Freedom of expression and protection of human rights as defined in the U.N. Charter are under full-scale attack by the Organization of the Islamic Conference (OIC), which represents 57 Islamic states.
The OIC, supported by those great human-rights stalwarts, Russia, China and Cuba, forced through an amendment to a resolution on freedom of expression to the Human Rights Council on March 28, 2008.
This amendment will in effect force the U.N. special rapporteur on freedom of expression to report instances in which the abuse of the right of freedom of expression constitutes an act of racial or religious discrimination - in other words, to report anyone who exercises their universal right to raise concerns regarding Shariah law.
The widespread riots and violence fueled by the Islamic extremists over Danish cartoons depicting Muhammad is a good example. Under the new rules, it would be the Danes who would be condemned, not the Muslim extremists who called for the cartoonist’s beheading.
The implications are insidious. As an example, Borders bookstores refused to carry the April-May 2006 issue of Free Inquiry Magazine that carried the controversial cartoons because they feared for the security of their stores. More recently, Random House canceled a romantic novel about Muhammad because they were afraid it might provoke Muslim anger.

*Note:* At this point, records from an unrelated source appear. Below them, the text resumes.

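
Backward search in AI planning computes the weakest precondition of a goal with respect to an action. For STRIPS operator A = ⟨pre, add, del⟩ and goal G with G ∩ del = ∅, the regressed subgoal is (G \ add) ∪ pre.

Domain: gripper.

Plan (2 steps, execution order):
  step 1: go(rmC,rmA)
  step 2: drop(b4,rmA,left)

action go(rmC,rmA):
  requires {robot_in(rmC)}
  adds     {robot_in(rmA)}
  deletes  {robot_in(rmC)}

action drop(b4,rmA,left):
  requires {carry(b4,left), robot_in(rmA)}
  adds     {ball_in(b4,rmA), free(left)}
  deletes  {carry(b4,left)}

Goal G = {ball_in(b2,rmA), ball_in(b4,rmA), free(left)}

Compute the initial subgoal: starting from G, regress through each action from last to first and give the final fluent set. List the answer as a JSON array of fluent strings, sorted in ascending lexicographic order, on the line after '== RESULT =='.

Work backward from the goal:
  through step 2 (drop(b4,rmA,left)): drop {ball_in(b4,rmA), free(left)}, keep {ball_in(b2,rmA)}, require {carry(b4,left), robot_in(rmA)}
    → {ball_in(b2,rmA), carry(b4,left), robot_in(rmA)}
  through step 1 (go(rmC,rmA)): drop {robot_in(rmA)}, keep {ball_in(b2,rmA), carry(b4,left)}, require {robot_in(rmC)}
    → {ball_in(b2,rmA), carry(b4,left), robot_in(rmC)}

== RESULT ==
["ball_in(b2,rmA)", "carry(b4,left)", "robot_in(rmC)"]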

Let’s not forget that Shariah law requires women to be stoned to death for adultery, or people to be killed because they change their religion, or young men to be hanged because they are gay, or marriage to be approved of girls as young as 9, as in Iran.

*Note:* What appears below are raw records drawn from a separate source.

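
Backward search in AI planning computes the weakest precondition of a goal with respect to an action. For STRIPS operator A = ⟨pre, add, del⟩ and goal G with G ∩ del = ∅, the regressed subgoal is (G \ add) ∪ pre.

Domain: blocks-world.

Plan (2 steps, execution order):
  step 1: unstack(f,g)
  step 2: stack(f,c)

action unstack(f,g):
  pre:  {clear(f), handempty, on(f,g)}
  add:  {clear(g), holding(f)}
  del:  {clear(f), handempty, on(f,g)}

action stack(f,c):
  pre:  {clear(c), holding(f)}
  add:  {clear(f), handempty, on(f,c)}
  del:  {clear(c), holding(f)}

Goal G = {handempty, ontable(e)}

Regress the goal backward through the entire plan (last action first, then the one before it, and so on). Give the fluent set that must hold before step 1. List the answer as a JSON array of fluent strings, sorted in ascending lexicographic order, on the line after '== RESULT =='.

Regress step by step:
  through step 2 (stack(f,c)): drop {handempty}, keep {ontable(e)}, require {clear(c), holding(f)}
    → {clear(c), holding(f), ontable(e)}
  through step 1 (unstack(f,g)): drop {holding(f)}, keep {clear(c), ontable(e)}, require {clear(f), handempty, on(f,g)}
    → {clear(c), clear(f), handempty, on(f,g), ontable(e)}

== RESULT ==
["clear(c)", "clear(f)", "handempty", "on(f,g)", "ontable(e)"]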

As the 1990 Cairo Declaration on Human Rights demonstrates, Shariah law is incompatible with democracy and human rights international norms.
By way of background, the Human Rights Council was formed to replace the old Commission on Human Rights that had become corrupt and too political in its work, according to the former U.N. Secretary-General Kofi Annan. However, since its inception in June 2006, this new council has failed to condemn the most blatant examples of human-rights abuse in countries like Sudan, Byelorussia, Iran, Cuba, Burma, North Korea, Saudi Arabia and China. However, it systematically condemns Israel and Israel alone. Unsurprisingly, the council is chaired by Cuba.
The United States has only an observer role on the Human Rights Council, asserting the body had lost its credibility with its repeated attacks on Israel and failure to confront other rights abuses.
It is clear the balance of power in the U.N. system has shifted dramatically in favor of the Islamic states. There can no longer be any pretense that the Human Rights Council can defend human rights. The “moral leadership” of the United Nations has defaulted from the nation-states that created the U.N. and that were committed to the concept of equality, individual freedom and the role of law, to the Islamic states whose goal is to promote acceptance of Shariah Law and dominance of Islam as the only true religion.
The current Human Rights Council has lost its sense of direction and should be dissolved. Further, the March 28, 2008, restricted resolution on human rights should be canceled. The High Commissioner for Human Rights Sergio Vieira de Mello stated it best when he wrote just five months before he was killed by a terrorist bomb in Baghdad: “Membership of the Commission on Human Rights must carry responsibilities. I, therefore, wonder whether the time has not come for the commission itself to develop a code of guidelines for access to membership of the commission. After all, the members of the Commission in Human Rights have a duty to humanity, and the members of the commission must themselves set the example of adherence to the international human rights norms - in practice as well as in law… .”
Clearly, there is no place in any human-rights guidelines for Shariah law. A new human rights organization should be created with a membership that pledges to adopt Sergio de Mello’s guidelines and code of conduct and be held accountable.
James Lyons, U.S. Navy retired admiral, was commander in chief of the U.S. Pacific Fleet, senior U.S. military representative to the United Nations, and deputy chief of naval operations, where he was principal adviser on all Joint Chiefs of Staff matters.